We applaud the alertness and the quick investigative action by Guinea’s health workers. The potential for the Marburg virus to spread far and wide means we need to stop it in its tracks.

Dr. Matshidiso Moeti, World Health Organization (WHO) Regional Director for Africa

Soon after confirmation of the diagnosis, health officials began tracing contacts of the patient.  Moreover, they also closely monitored 4 high-risk close contacts: three family members and a healthcare worker. Fortunately, none of the patient’s 150 contacts developed any signs or symptoms of the disease.

Prior to the case in Guinea, outbreaks of the disease had occurred in parts of eastern, southern, and central Africa. However, it is the first case to appear in West Africa.

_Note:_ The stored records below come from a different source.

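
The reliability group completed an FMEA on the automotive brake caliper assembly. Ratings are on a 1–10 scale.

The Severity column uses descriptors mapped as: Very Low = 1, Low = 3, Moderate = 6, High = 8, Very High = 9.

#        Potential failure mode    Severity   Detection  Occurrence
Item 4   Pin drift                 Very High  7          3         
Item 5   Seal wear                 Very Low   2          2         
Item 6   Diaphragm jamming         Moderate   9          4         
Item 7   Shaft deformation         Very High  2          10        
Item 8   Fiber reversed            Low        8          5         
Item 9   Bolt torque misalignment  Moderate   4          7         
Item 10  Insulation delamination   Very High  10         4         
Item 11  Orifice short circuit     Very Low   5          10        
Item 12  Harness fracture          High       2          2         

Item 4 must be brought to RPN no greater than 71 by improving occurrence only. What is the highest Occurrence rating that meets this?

1

Item 4: S=9, O=3, D=7 → current RPN = 189.
Fixed product = 63. Need 63 × O ≤ 71, so O ≤ 71/63 = 1.13.
Maximum integer Occurrence rating = 1 (gives RPN 63; O=2 would give 126 > 71).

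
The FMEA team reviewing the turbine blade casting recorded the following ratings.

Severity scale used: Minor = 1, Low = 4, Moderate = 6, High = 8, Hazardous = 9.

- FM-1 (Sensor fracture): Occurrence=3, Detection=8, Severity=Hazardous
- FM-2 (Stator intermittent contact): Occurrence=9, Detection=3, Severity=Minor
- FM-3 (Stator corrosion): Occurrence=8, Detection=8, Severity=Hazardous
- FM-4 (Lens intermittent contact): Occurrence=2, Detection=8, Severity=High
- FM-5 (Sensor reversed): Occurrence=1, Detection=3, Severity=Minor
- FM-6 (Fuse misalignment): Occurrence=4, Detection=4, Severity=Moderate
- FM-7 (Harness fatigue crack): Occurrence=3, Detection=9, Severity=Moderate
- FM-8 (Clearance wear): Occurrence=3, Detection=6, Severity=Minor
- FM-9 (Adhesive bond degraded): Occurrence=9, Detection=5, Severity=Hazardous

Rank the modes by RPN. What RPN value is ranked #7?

27

RPN = Severity × Occurrence × Detection:
  FM-1: 9 × 3 × 8 = 216
  FM-2: 1 × 9 × 3 = 27
  FM-3: 9 × 8 × 8 = 576
  FM-4: 8 × 2 × 8 = 128
  FM-5: 1 × 1 × 3 = 3
  FM-6: 6 × 4 × 4 = 96
  FM-7: 6 × 3 × 9 = 162
  FM-8: 1 × 3 × 6 = 18
  FM-9: 9 × 9 × 5 = 405
Sorted descending: 576, 405, 216, 162, 128, 96, 27, 18, 3.
The seventh-highest RPN is 27 (FM-2).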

What is Marburg-Virus Disease?

The Marburg virus belongs to the same family of viruses as Ebola. Hence, both the diseases are similar clinically. Moreover, they have high case fatality rates.

Fruit bats are considered the natural hosts for the Marburg virus. However, previous outbreaks have been linked to African green monkeys. Human-to-human transmission occurs from direct contact with infected organs, bodily fluids, and contaminated surfaces. Healthcare workers are generally at a higher risk of infection when treating patients suspected of the disease. Needle-stick injuries and contaminated equipment can transmit a more severe infection to healthcare workers; thus, increasing the fatality rate. Moreover, contact with the deceased body during burial processions can also transmit the disease.

Symptoms typically begin 2-21 days after exposure. Initially, the person may have a high fever, headache, muscle aches, severe watery diarrhoea, nausea, vomiting, and abdominal pain. By the fifth or seventh day, many patients develop the severe hemorrhagic disease. This is characterized by blood in stool or vomit, and bleeding from the gums, nose, and vagina. Confusion, irritability, and aggression may also set in as the central nervous system becomes involved. Death occurs within 8 to 9 days of symptom onset, mostly due to severe blood loss. Case fatality rates for Marburg vary from 24-88%, with an average of 50%.

There are currently no vaccines or treatments for Marburg. However, supportive care such as rehydration with oral or intravenous fluids can help improve disease outcomes and increase survival rates. Researchers are currently investigating potential treatments including antivirals and monoclonal antibodies.